Inundated as we are with reports of high-profile cybercrimes, the terms Hacking, Malware and Phishing have become household terms. While these activities are significant threats to our work and personal life, few of us take the time to understand each one and the differences between them. The cyber threat landscape grows to be increasingly vast and complex at an extraordinary rate. Getting ahead and keeping yourself safe starts with understanding what to look out for. This blog explores the meaning of hacking, malware, and phishing, and how they differ from each other.
What is Hacking?
Hacking is an attempt to exploit or compromise the security of a target computer, device, or network. It’s an umbrella term defining a broad spectrum of technologies, practices, and techniques, including both using malware and phishing. A hacker’s motivations can include financial gain, impersonation, reputational harm, and more.

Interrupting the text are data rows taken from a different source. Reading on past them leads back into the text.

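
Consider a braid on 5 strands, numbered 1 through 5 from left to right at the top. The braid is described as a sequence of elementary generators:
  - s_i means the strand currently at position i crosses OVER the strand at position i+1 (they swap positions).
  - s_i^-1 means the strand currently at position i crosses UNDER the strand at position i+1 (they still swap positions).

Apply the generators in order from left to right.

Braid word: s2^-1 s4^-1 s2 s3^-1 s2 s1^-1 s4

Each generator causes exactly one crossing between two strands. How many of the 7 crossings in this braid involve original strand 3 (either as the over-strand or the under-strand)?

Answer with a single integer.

Gen 1: crossing 2x3. Involves strand 3? yes. Count so far: 1
Gen 2: crossing 4x5. Involves strand 3? no. Count so far: 1
Gen 3: crossing 3x2. Involves strand 3? yes. Count so far: 2
Gen 4: crossing 3x5. Involves strand 3? yes. Count so far: 3
Gen 5: crossing 2x5. Involves strand 3? no. Count so far: 3
Gen 6: crossing 1x5. Involves strand 3? no. Count so far: 3
Gen 7: crossing 3x4. Involves strand 3? yes. Count so far: 4

Answer: 4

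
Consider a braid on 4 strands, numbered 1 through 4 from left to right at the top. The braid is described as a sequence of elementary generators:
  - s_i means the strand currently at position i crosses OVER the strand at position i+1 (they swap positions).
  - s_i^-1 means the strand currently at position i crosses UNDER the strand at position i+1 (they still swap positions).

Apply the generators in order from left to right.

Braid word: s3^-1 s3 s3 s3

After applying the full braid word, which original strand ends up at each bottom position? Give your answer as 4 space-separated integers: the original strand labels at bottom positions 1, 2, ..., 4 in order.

Answer: 1 2 3 4

Derivation:
Gen 1 (s3^-1): strand 3 crosses under strand 4. Perm now: [1 2 4 3]
Gen 2 (s3): strand 4 crosses over strand 3. Perm now: [1 2 3 4]
Gen 3 (s3): strand 3 crosses over strand 4. Perm now: [1 2 4 3]
Gen 4 (s3): strand 4 crosses over strand 3. Perm now: [1 2 3 4]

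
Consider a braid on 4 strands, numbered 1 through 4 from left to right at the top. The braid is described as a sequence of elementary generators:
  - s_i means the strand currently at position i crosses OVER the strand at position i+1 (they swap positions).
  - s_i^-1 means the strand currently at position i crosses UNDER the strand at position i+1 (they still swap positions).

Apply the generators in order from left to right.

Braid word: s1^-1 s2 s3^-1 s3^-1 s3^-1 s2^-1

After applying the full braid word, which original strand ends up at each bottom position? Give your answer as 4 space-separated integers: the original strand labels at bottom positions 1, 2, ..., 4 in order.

Gen 1 (s1^-1): strand 1 crosses under strand 2. Perm now: [2 1 3 4]
Gen 2 (s2): strand 1 crosses over strand 3. Perm now: [2 3 1 4]
Gen 3 (s3^-1): strand 1 crosses under strand 4. Perm now: [2 3 4 1]
Gen 4 (s3^-1): strand 4 crosses under strand 1. Perm now: [2 3 1 4]
Gen 5 (s3^-1): strand 1 crosses under strand 4. Perm now: [2 3 4 1]
Gen 6 (s2^-1): strand 3 crosses under strand 4. Perm now: [2 4 3 1]

Answer: 2 4 3 1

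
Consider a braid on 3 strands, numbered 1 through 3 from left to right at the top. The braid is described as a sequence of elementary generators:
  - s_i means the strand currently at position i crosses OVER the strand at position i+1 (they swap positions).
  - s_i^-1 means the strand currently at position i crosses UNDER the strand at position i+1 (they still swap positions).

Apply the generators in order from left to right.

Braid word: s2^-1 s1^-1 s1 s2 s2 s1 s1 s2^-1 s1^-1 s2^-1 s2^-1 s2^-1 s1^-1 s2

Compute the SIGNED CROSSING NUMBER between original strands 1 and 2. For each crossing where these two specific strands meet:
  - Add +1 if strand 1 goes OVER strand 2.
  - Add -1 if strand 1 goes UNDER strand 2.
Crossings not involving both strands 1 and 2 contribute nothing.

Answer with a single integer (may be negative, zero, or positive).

Answer: -2

Derivation:
Gen 1: crossing 2x3. Both 1&2? no. Sum: 0
Gen 2: crossing 1x3. Both 1&2? no. Sum: 0
Gen 3: crossing 3x1. Both 1&2? no. Sum: 0
Gen 4: crossing 3x2. Both 1&2? no. Sum: 0
Gen 5: crossing 2x3. Both 1&2? no. Sum: 0
Gen 6: crossing 1x3. Both 1&2? no. Sum: 0
Gen 7: crossing 3x1. Both 1&2? no. Sum: 0
Gen 8: crossing 3x2. Both 1&2? no. Sum: 0
Gen 9: 1 under 2. Both 1&2? yes. Contrib: -1. Sum: -1
Gen 10: crossing 1x3. Both 1&2? no. Sum: -1
Gen 11: crossing 3x1. Both 1&2? no. Sum: -1
Gen 12: crossing 1x3. Both 1&2? no. Sum: -1
Gen 13: crossing 2x3. Both 1&2? no. Sum: -1
Gen 14: 2 over 1. Both 1&2? yes. Contrib: -1. Sum: -2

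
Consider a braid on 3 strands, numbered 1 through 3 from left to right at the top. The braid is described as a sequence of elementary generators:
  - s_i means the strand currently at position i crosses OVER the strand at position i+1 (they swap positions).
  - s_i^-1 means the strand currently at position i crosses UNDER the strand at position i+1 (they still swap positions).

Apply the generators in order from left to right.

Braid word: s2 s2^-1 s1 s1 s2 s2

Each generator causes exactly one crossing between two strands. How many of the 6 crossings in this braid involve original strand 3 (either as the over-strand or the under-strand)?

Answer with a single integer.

Gen 1: crossing 2x3. Involves strand 3? yes. Count so far: 1
Gen 2: crossing 3x2. Involves strand 3? yes. Count so far: 2
Gen 3: crossing 1x2. Involves strand 3? no. Count so far: 2
Gen 4: crossing 2x1. Involves strand 3? no. Count so far: 2
Gen 5: crossing 2x3. Involves strand 3? yes. Count so far: 3
Gen 6: crossing 3x2. Involves strand 3? yes. Count so far: 4

Answer: 4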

Unlike Hollywood movies, not all hackers are world-class coders furiously typing away at a computer. In fact, most hacking attempts involve fooling victims into giving up their personal information or downloading malicious software.

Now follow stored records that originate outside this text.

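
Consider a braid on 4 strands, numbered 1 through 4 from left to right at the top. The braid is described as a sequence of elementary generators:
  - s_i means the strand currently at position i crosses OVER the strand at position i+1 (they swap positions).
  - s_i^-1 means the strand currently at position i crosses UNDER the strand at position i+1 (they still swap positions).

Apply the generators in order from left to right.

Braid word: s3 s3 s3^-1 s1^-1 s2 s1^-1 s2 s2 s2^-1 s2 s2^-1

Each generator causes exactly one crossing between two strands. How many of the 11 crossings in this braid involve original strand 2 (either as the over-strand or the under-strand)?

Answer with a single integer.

Gen 1: crossing 3x4. Involves strand 2? no. Count so far: 0
Gen 2: crossing 4x3. Involves strand 2? no. Count so far: 0
Gen 3: crossing 3x4. Involves strand 2? no. Count so far: 0
Gen 4: crossing 1x2. Involves strand 2? yes. Count so far: 1
Gen 5: crossing 1x4. Involves strand 2? no. Count so far: 1
Gen 6: crossing 2x4. Involves strand 2? yes. Count so far: 2
Gen 7: crossing 2x1. Involves strand 2? yes. Count so far: 3
Gen 8: crossing 1x2. Involves strand 2? yes. Count so far: 4
Gen 9: crossing 2x1. Involves strand 2? yes. Count so far: 5
Gen 10: crossing 1x2. Involves strand 2? yes. Count so far: 6
Gen 11: crossing 2x1. Involves strand 2? yes. Count so far: 7

Answer: 7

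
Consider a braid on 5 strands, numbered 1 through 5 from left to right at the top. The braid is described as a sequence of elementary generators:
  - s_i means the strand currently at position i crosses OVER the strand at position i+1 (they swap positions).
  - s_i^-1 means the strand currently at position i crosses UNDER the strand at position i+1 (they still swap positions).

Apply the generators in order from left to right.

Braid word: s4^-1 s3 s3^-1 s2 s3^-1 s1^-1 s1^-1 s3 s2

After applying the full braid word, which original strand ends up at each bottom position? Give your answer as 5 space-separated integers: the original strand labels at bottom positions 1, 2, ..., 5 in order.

Answer: 1 2 3 5 4

Derivation:
Gen 1 (s4^-1): strand 4 crosses under strand 5. Perm now: [1 2 3 5 4]
Gen 2 (s3): strand 3 crosses over strand 5. Perm now: [1 2 5 3 4]
Gen 3 (s3^-1): strand 5 crosses under strand 3. Perm now: [1 2 3 5 4]
Gen 4 (s2): strand 2 crosses over strand 3. Perm now: [1 3 2 5 4]
Gen 5 (s3^-1): strand 2 crosses under strand 5. Perm now: [1 3 5 2 4]
Gen 6 (s1^-1): strand 1 crosses under strand 3. Perm now: [3 1 5 2 4]
Gen 7 (s1^-1): strand 3 crosses under strand 1. Perm now: [1 3 5 2 4]
Gen 8 (s3): strand 5 crosses over strand 2. Perm now: [1 3 2 5 4]
Gen 9 (s2): strand 3 crosses over strand 2. Perm now: [1 2 3 5 4]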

On the other end of the spectrum are “brute-force” attacks. This is when a hacker uses an automated tool to trial for possible vulnerabilities such as trying as many username and password combinations as possible until gaining access to the system.
What is Malware?
Malware is a general term for any malicious software used to harm other computers or their users. There are many different types of malwares that work in different ways and end goals. Malware is deployable to a victim’s computer or network in several ways. Two of the most common are via email attachments or tricking users into downloading software from a publicly hosted website. However, they can also spread through hardware like USBs and network connections.

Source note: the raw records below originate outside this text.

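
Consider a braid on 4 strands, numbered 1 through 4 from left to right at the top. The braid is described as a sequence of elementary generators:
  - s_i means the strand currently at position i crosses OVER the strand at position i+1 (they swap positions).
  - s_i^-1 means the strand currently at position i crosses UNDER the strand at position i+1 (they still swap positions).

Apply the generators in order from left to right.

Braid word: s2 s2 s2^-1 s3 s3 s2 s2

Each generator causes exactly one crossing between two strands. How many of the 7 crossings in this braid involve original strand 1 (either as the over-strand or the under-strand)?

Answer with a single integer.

Answer: 0

Derivation:
Gen 1: crossing 2x3. Involves strand 1? no. Count so far: 0
Gen 2: crossing 3x2. Involves strand 1? no. Count so far: 0
Gen 3: crossing 2x3. Involves strand 1? no. Count so far: 0
Gen 4: crossing 2x4. Involves strand 1? no. Count so far: 0
Gen 5: crossing 4x2. Involves strand 1? no. Count so far: 0
Gen 6: crossing 3x2. Involves strand 1? no. Count so far: 0
Gen 7: crossing 2x3. Involves strand 1? no. Count so far: 0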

Some of the most common types of malwares today are:Ransomware:
Malware that encrypts users’ files so that they lose access to them. The attacker then extorts the victim for money by threatening to delete or leak their data or files. They are among the most common and damaging malware types today and have been involved in numerous high-profile incidents.Trojans:
This malware is often disguised as legitimate software. When installed or opened, it can create a connection to the attacker’s server to download even more malware to the target computer. It can also be used for other things, like redirecting users to malicious websites.Cryptominer:
This type of malware runs in the background on the victim’s computer without them knowing. Its purpose is to “mine” cryptocurrency for its creator, using the processing power of the victim’s computer.
Most of the malware today contains characteristics of different types of malwares to be more effective. For example, the victim might initially download a Trojan that downloads ransomware or a Cryptominer. It can then infect the connected networks to other computers and devices.
What is Phishing?
Phishing is a common type of internet scam where an attacker sends a fraudulent email to unsuspecting victims. The email is designed to look like it’s coming from a legitimate source. By fooling recipients, attackers hope to get victims to give up sensitive information, download malware, or direct them to a fake website.
Attackers begin by using a familiar email address, branding, and wording, often using a disguise like a legitimate business or individual. Hiding ransomware in email attachments, such as a Microsoft Word file is a popular strategy of cybercriminals. As such, phishing is often used as an initial technique to launch other cyber-attacks. According to a report by IBM, it is still the top initial attack vector behind 33% of all cyber security incidents. In other words, a successful phishing email can lead to a hack or malware attack.
Although cyberthreat is growing at a skyrocketing rate, keep in mind that both individuals and companies can easily prevent most of the threats by regularly updating antivirus softwares, use a VPN encrypted network, and keep a diversified password management system.